Ambiguous, inconsistent, and underspecified natural-language software requirements pose a critical risk, especially in safety-critical domains. These defects can propagate into formal models and implemented code, leading to unsafe behavior. The VERIMED system, a neurosymbolic pipeline detailed in a recent arXiv publication, demonstrates how large language models (LLMs), augmented with an SMT solver, can effectively audit these requirements.
Related startups
Ambiguity as a Formalizable Signal
VERIMED tackles requirement ambiguity by translating natural language into formal logic. The key innovation lies in leveraging stochastic variation: multiple, independent formalizations of the same requirement are generated. When these formalizations are SMT-inequivalent, it signals ambiguity. The system then employs bidirectional SMT equivalence checking to transform this disagreement into a concrete, solver-checkable test, enabling precise identification of requirements with multiple plausible interpretations. This approach transforms a qualitative problem into a quantifiable one, paving the way for more robust LLM requirement auditing.
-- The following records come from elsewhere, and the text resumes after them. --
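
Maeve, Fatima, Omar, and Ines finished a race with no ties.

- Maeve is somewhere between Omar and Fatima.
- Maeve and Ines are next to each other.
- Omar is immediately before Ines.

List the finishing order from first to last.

From clue 1: Maeve is in {2,3}.
From clues 1–3: Omar → place 1, Ines → place 2, Maeve → place 3, Fatima → place 4.

Omar, Ines, Maeve, Fatima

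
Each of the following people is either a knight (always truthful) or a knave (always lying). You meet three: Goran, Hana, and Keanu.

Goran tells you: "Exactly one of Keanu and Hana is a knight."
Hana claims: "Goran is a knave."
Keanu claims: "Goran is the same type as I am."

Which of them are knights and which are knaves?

Consider Goran. Suppose Goran is a knave.
Then whichever role Keanu has, Keanu's statement has the wrong truth value — contradiction.
So Goran is a knight.
With that fixed, Hana's statement is false, so Hana is a knave.
Consider Keanu. Suppose Keanu is a knave.
Then Goran's statement comes out false, contradicting Goran being a knight.
So Keanu is a knight.

Goran: knight, Hana: knave, Keanu: knight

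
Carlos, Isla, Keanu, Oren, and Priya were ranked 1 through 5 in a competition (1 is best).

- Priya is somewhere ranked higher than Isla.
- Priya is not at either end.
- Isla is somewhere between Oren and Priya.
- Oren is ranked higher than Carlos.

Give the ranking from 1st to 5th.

From clue 1: Isla is in {2,3,4,5}.
From clues 1–2: Isla is in {3,4,5}.
From clues 1–3: Isla is in {3,4}.
From clues 1–4: Keanu → rank 1, Priya → rank 2, Isla → rank 3, Oren → rank 4, Carlos → rank 5.

Keanu, Priya, Isla, Oren, Carlos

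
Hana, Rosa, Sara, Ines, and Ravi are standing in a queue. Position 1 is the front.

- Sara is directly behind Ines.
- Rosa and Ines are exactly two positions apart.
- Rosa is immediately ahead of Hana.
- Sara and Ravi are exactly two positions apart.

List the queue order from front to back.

From clue 1: Sara is in {2,3,4,5}.
From clues 1–3: Ravi is in {1,5}.
From clues 1–4: Ravi → position 1, Ines → position 2, Sara → position 3, Rosa → position 4, Hana → position 5.

Ravi, Ines, Sara, Rosa, Hana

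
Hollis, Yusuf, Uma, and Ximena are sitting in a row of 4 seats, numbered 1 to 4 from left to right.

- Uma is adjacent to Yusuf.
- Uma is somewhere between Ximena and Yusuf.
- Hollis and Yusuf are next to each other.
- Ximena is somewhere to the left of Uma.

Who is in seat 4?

With clues 1–2, Uma is ruled out for seat 4.
With clues 1–3, Yusuf is ruled out for seat 4.
With clues 1–4, Ximena is ruled out for seat 4.
So seat 4 is Hollis.

Hollis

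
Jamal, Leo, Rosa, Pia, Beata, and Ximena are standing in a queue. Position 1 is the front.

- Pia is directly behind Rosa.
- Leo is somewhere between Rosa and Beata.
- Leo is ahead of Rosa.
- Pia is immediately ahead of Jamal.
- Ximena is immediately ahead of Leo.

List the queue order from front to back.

From clue 1: Rosa is in {1,2,3,4,5}.
From clues 1–2: Leo is in {2,3,4,5}.
From clues 1–3: Leo is in {2,3,4}.
From clues 1–4: Jamal is in {5,6}.
From clues 1–5: Beata → position 1, Ximena → position 2, Leo → position 3, Rosa → position 4, Pia → position 5, Jamal → position 6.

Beata, Ximena, Leo, Rosa, Pia, Jamal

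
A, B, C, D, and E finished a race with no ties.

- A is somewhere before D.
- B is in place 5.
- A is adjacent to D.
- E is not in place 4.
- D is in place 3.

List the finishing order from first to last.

E, A, D, C, B

From clue 1: A is in {1,2,3,4}.
From clues 1–2: B → place 5.
From clues 1–3: A is in {1,2,3}.
From clues 1–5: E → place 1, A → place 2, D → place 3, C → place 4.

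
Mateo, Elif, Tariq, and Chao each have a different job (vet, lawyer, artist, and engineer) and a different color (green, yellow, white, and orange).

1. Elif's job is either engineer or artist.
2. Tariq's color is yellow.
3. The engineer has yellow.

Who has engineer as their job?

With clues 1–3, Chao, Elif, and Mateo are impossible for the one with job engineer.
That leaves Tariq.

Tariq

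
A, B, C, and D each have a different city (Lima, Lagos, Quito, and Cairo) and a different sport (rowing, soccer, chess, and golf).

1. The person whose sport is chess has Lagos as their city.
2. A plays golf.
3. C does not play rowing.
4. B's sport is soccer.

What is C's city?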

Granular Feedback Drives Verified Accuracy
The effectiveness of symbolic feedback is directly tied to its granularity. In a counterexample-guided repair process on a hemodialysis question-answering benchmark, VERIMED's approach yielded a dramatic improvement in verified accuracy, leaping from 55.4% to 98.5%. This highlights how concrete SMT counterexamples provided by the solver, derived from the LLM's formalizations, enable targeted and highly effective correction of software specifications. This demonstrates the power of LLM requirement auditing when coupled with precise, actionable feedback.